En résumé, la Requérante rappelle ce qui suit :

1- L’existence de plusieurs facteurs et de plusieurs violations attestées par des témoins ainsi que l’écart minime existant entre le nombre de voix obtenues par chacun des candidats, comme il est le cas, devraient aboutir à l’annulation des élections.

2- Les prérogatives confiées à la commission supérieure de décompte des voix se limitent à la lecture du nombre total de voix obtenues par chacun des candidats et à l’addition des résultats communiqués par les commissions de décompte des voix, à l’inscription du résultat définitif sur les listes, à l’élaboration du procès-verbal de constat et à la signature de ce procès-verbal par tous les membres de la commission et ce, conformément aux dispositions de l’article 60 de la loi électorale, par conséquent, la commission supérieure de décompte des voix ne peut modifier les décisions des commissions locales de décompte des voix ou y rajouter quoi que ce soit et le pouvoir décisionnaire est uniquement conféré aux commissions de décompte des voix conformément aux dispositions des articles 16 et 59 de la loi électorale. Ainsi, toutes les mesures prises par la commission supérieure de décompte des voix après sa réception des procès-verbaux et des listes des résultats des commissions de décompte des voix sont contraires à la loi.

3- Il appert des jurisprudences des Conseils Constitutionnels libanais et français que dans le cas où les infractions commises sont nombreuses et extrêmement dangereuses, tel qu’il est le cas dans la présente affaire, le Conseil Constitutionnel n’hésite pas à déclarer l’annulation des élections, sans prendre en considération le nombre de voix qui pourraient avoir été influencées par lesdites infractions, sachant que l’annulation devient une certitude lorsque l’écart entre les voix est minime. La Requérante a produit une série de décisions jurisprudentielles libanaises et françaises appuyant ses allégations.

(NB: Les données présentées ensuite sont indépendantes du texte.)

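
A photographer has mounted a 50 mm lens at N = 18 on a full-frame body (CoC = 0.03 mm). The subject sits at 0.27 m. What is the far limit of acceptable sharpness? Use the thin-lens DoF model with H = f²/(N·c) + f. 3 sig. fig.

283 mm

Hyperfocal distance H = f²/(N·c) + f = 50²/(18 × 0.03) + 50 = 2500/0.54 + 50 ≈ 4679.6 mm ≈ 4.680 m.
Far limit Df = s·(H − f)/(H − s) = 270 × (4679.6 − 50) / (4679.6 − 270) = 270 × 4629.6 / 4409.6 ≈ 283.47 mm.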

Pour ces motifs, la Requérante demande :

Premièrement : De recevoir le recours en la forme étant donné qu’il a été présenté dans le délai légal et qu’il remplit toutes les conditions légales.

Deuxièmement : De recevoir le recours au fond pour les motifs détaillés ci-dessus et de rendre une décision ordonnant de déclarer l’invalidité de la députation de M. Gabriel Murr et d’annuler son élection.

Troisièmement : D’annuler les élections de la deuxième circonscription électorale du Mont-Liban – Caza du Metn pour le siège grec orthodoxe.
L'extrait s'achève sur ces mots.